Stablecoins are technically prohibited from offering interest because the assets are exempt from ordinary banking regulations, thanks to a recently enacted crypto law called the GENIUS Act. (Various nonbank financial actors have long attempted to offer interest on consumers’ savings — a model that Bloomberg columnist Matt Levine termsnarrow banking” — such as the failing fintech app Juno.)

But through a legal workaround, stablecoin issuers can offer their investors “rewards” funneled through crypto exchanges where the coins are traded, achieving the same result as delivering interest on a savings account. The crypto exchanges now even promotestablecoins with a listed percentage of rewards in the same format as banks use to indicate financial products’ interest rates.

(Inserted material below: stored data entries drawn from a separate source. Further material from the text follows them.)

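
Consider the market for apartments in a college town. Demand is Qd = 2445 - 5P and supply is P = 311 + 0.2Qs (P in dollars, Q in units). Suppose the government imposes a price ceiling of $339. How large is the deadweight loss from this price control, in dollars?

Rearranging supply gives Qs = 5P - 1555. Equilibrium: 2445 - 5P = 5P - 1555, so 4000 = 10P and P* = 400, Q* = 445.
The ceiling of 339 is below the equilibrium price 400, so it binds.
At P = 339: Qd = 2445 - 5·339 = 750 and Qs = 5·339 - 1555 = 140.
Quantity traded falls to 140. At Q = 140 the demand price is (2445 - 140)/5 = 461 and the supply price is (1555 + 140)/5 = 339.
Deadweight loss = ½ · (461 - 339) · (445 - 140) = ½ · 122 · 305 = 18605.

18605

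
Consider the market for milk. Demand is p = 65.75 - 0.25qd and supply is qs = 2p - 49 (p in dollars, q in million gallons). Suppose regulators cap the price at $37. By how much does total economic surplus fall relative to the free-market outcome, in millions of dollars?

337.5

Rearranging demand gives qd = 263 - 4p. Without the control the market clears where 263 - 4p = 2p - 49, i.e. p* = 52 and q* = 55.
Since 37 < 52, the ceiling is binding.
At p = 37: qd = 263 - 4·37 = 115 and qs = 2·37 - 49 = 25.
Quantity traded falls to 25. At q = 25 the demand price is (263 - 25)/4 = 59.5 and the supply price is (49 + 25)/2 = 37.
Deadweight loss = ½ · (59.5 - 37) · (55 - 25) = ½ · 22.5 · 30 = 337.5.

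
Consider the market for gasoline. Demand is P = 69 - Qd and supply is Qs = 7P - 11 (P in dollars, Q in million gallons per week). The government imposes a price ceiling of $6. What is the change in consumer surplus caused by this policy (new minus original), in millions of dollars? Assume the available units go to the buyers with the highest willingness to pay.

-268

Rearranging demand gives Qd = 69 - P. Setting quantity demanded equal to quantity supplied, 69 - P = 7P - 11, gives P* = 10 and Q* = 59.
Because the ceiling (6) lies below the market-clearing price, it is binding.
At P = 6: Qd = 69 - 6 = 63 and Qs = 7·6 - 11 = 31.
Consumer surplus without the control is ½ · (69 - 10) · 59 = 1740.5.
With the ceiling, 31 units are sold at 6 (assume they go to the highest-value buyers). The demand price at Q = 31 is 38, so CS = ½ · [(69 - 6) + (38 - 6)] · 31 = 1472.5.
Change in consumer surplus = 1472.5 - 1740.5 = -268.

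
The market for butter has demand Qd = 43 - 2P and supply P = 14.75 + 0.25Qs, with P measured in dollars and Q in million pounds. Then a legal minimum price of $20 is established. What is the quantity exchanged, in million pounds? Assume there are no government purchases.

3

Rearranging supply gives Qs = 4P - 59. Setting quantity demanded equal to quantity supplied, 43 - 2P = 4P - 59, gives P* = 17 and Q* = 9.
The floor of 20 is above the equilibrium price 17, so it binds.
At P = 20: Qd = 43 - 2·20 = 3 and Qs = 4·20 - 59 = 21.
The quantity actually transacted is the short side, demand: 3.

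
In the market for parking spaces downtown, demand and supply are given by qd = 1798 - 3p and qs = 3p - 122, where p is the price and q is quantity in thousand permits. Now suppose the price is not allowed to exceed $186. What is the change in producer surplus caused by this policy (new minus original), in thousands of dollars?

-85358

Without the control the market clears where 1798 - 3p = 3p - 122, i.e. p* = 320 and q* = 838.
The ceiling of 186 is below the equilibrium price 320, so it binds.
At p = 186: qd = 1798 - 3·186 = 1240 and qs = 3·186 - 122 = 436.
Producer surplus without the control is ½ · (320 - 122/3) · 838 = 351122/3.
With the ceiling, producers sell 436 units at 186, so PS = ½ · (186 - 122/3) · 436 = 95048/3.
Change in producer surplus = 95048/3 - 351122/3 = -85358.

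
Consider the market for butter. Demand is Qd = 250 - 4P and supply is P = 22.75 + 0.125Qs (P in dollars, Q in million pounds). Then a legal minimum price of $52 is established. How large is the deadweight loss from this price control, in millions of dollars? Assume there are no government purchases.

768

Rearranging supply gives Qs = 8P - 182. In a free market, 250 - 4P = 8P - 182 gives the equilibrium P* = 36, Q* = 106.
Because the floor (52) lies above the market-clearing price, it is binding.
At P = 52: Qd = 250 - 4·52 = 42 and Qs = 8·52 - 182 = 234.
Quantity traded falls to 42. At Q = 42 the demand price is (250 - 42)/4 = 52 and the supply price is (182 + 42)/8 = 28.
Deadweight loss = ½ · (52 - 28) · (106 - 42) = ½ · 24 · 64 = 768.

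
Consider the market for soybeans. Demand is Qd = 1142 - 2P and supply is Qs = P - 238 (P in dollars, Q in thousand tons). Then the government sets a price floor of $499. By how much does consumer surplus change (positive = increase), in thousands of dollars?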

The new crypto bill includes what was considered a compromise provision to partially close this loophole, while allowing it to remain in place for certain stablecoin “activities.” Some lawmakers were reportedly prepared to introduce amendments that would go even further and eliminate the loophole entirely.

But the bill would also grant the crypto industry regulatory wins, such as classifying stablecoins as an asset rather than a security. Doing so would shield the currencies from scrutiny by the Securities and Exchange Commission and instead place them under the purview of the far smaller and more industry-friendly Commodity Futures Trading Commission.

The new crypto bill was scheduled for a markup hearing and vote in the Senate Banking Committee last week, but once the crypto lobby learned of planned last-minute provisions closing the stablecoin loophole, it withdrew its support for the legislation.

There is no longer a clear timeline for the bill’s passage, as banking and crypto interests continue to spar over the matter. The White House has reportedly intervened in an attempt to resolve the dispute between two of the Republican Party’s largest donor interest groups.